The measure for top ten turnover is only calculated following the expansion of the league to 20 teams in 2004-5 – it does not seem particularly worthwhile to calculate earlier than this for a group that would comprise more than half of the league. Yet, the short period in which this has been tracked sees a rapid decline in turnover levels, suggesting some degree of consolidation among more successful clubs that will be worth watching in future.

Fig 3: points per game

(Bars here represent the average points won per game by the team that finished champions that season. The red line is a five-year rolling average to pick up on trends in the medium term. The dotted line is an overall trendline representing the overall direction of travel for this measure across the results. See the introductory post to this series for an explanation of the choice of measurements.)

The rolling average here traces a loose upward sloping u-shape, being higher in the immediate post-war, lower through the 1970s, 80s and 90s (with odd exceptional higher performance such as from Juventus in 1976-77 and Inter in 1988-89), then generally higher levels of performance in the 21st century, capped by Juventus’s romp to 102 points in 2013-14.

Fig 4: goal difference per game

(Bars here represent the average goal difference per game recorded by each season’s title winners. The red line is a five-year rolling average to pick up on trends in the medium term. The dotted line is an overall trendline representing the overall direction of travel for this measure across the results. See the introductory post to this series for an explanation of the choice of measurements.)

Italian football is all about tight, stifling defensive tactics, right? Well, yes, but it wasn’t always like that. You can clearly see the period in which Catenaccio fully emerged and became the defining Italian football mindset from the chart’s results – Helenio Herrara’s Inter team, who deployed it effectively the dominant force in both Italian and European football in the mid-1960s, became a model for much of what was to follow.

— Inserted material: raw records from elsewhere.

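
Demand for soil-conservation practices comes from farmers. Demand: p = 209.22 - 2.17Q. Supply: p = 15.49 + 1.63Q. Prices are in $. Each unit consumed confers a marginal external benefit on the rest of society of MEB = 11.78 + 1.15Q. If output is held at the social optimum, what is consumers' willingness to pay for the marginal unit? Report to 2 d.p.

Social marginal benefit = demand + MEB = 221.00 - 1.02Q.
Set SMB = MC: 221.00 - 1.02Q = 15.49 + 1.63Q → Q* = 77.5509.
Consumer price on the demand curve at Q*: 209.22 − 2.17×77.5509 = 40.9345.

P = $40.93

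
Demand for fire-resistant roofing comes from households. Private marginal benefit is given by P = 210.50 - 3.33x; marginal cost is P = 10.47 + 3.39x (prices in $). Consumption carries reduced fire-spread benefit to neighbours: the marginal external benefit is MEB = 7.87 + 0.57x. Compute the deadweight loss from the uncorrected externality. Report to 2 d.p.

DWL = $50.15

Market equilibrium (private): 10.47 + 3.39x = 210.50 - 3.33x → x_m = 29.7664.
Social marginal benefit = demand + MEB = 218.37 - 2.76x.
Set SMB = MC: 218.37 - 2.76x = 10.47 + 3.39x → x* = 33.8049.
Height of the DWL triangle at x_m is SMB(x_m) − MC(x_m) = MEB(x_m) = 24.8368.
DWL = ½ × 4.0385 × 24.8368 = 50.1517.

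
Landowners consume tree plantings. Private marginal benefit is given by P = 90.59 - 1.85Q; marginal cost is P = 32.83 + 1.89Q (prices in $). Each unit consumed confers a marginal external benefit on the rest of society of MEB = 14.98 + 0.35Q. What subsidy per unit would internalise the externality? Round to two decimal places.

subsidy = $22.49 per unit

Social marginal benefit = demand + MEB = 105.57 - 1.50Q.
Set SMB = MC: 105.57 - 1.50Q = 32.83 + 1.89Q → Q* = 21.4572.
The Pigouvian subsidy equals MEB at Q*: 14.98 + 0.35×21.4572 = 22.4900.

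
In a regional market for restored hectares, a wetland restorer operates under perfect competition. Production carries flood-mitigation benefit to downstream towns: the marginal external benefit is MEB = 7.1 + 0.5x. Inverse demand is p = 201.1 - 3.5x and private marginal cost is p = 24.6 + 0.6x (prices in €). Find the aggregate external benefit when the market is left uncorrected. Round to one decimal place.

Market equilibrium (private): 24.6 + 0.6x = 201.1 - 3.5x → x_m = 43.0488.
Total external benefit = ∫₀^{x_m} (7.1 + 0.5x) dx = 7.1×43.0488 + ½×0.5×43.0488² = 768.9463.

€768.9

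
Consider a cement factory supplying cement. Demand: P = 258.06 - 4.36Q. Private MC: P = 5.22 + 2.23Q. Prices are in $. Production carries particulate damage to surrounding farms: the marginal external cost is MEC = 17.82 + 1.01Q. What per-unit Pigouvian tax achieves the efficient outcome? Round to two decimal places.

tax = $49.05 per unit

Social marginal cost = private MC + MEC = 23.04 + 3.24Q.
Set SMC = demand: 23.04 + 3.24Q = 258.06 - 4.36Q → Q* = 30.9237.
The Pigouvian tax equals MEC at Q*: 17.82 + 1.01×30.9237 = 49.0529.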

Prior to that, however, the immediate post-war period featured some incredible free-scoring performances from Italian champions. In 1950-51, Juventus, Inter and the eventual champions – a Milan side led by their Gre-No-Li Swedish attacking trio – each scored more than 100 goals in a 38-game season. But, the absolute pinnacle of post-war Serie A were the exploits of the dominant but ill-fated Grande Torino team who won five titles over the period of the war and its immediate aftermath. Their finest performance came in 1947-48, a season in which they scored 125 goals in 40 games, recording five or more strikes in half of their home matches, which included a 10-0 victory over Alessandria.

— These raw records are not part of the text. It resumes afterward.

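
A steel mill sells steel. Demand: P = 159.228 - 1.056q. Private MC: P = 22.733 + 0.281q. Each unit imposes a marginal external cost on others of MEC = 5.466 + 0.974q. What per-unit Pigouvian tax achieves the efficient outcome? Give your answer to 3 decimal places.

tax = 60.690 per unit

Social marginal cost = private MC + MEC = 28.199 + 1.255q.
Set SMC = demand: 28.199 + 1.255q = 159.228 - 1.056q → q* = 56.6980.
The Pigouvian tax equals MEC at q*: 5.466 + 0.974×56.6980 = 60.6899.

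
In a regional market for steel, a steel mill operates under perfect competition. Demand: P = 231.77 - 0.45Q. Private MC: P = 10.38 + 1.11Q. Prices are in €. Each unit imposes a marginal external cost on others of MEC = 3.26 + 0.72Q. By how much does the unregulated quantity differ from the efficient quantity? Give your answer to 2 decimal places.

Market equilibrium (private): 10.38 + 1.11Q = 231.77 - 0.45Q → Q_m = 141.9167.
Social marginal cost = private MC + MEC = 13.64 + 1.83Q.
Set SMC = demand: 13.64 + 1.83Q = 231.77 - 0.45Q → Q* = 95.6711.
Gap = |141.9167 − 95.6711| = 46.2456.

46.25 units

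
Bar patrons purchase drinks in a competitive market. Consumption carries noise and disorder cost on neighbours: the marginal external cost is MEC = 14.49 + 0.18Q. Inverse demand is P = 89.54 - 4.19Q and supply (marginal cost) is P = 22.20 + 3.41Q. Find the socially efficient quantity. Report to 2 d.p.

Q* = 6.79

Social marginal benefit = demand − MEC = 75.05 - 4.37Q.
Set SMB = MC: 75.05 - 4.37Q = 22.20 + 3.41Q → Q* = 6.7931.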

Unfortunately, tragedy would strike that team. In May 1949, in poor visibility from adverse weather conditions, the plane carrying them home from a friendly with Benfica in Lisbon crashed into one of the walls of the Basilica of Superga, which stands on a hill over Turin. None of the 31 on board, including team players and coaches survived the crash. Unlike Manchester United, who were able to return to prominence after a similarly tragic crash in the following decade, Torino have never again been a force in Italian football – they managed a solitary title in 1975-76, but have also had spells in Serie B and currently are a resolutely mid-table Serie A club.

In recent years, Italian title winners have been recording higher goal difference levels than the 1960s-1990s period. They have not, however, been able to get close to the incredible performance of that legendary Torino side.

Summary

This project is primarily interested in the impact of recent flows of money into football, and how this might be making the game more unequal and less competitive. The Serie A results show some evidence for this, with slight upward trends in correlation, reduced turnover in higher league positions and stronger performance from champions. However, it is also clear that Italian football has always displayed signs of stratification of clubs, making these trends less pronounced than they are elsewhere.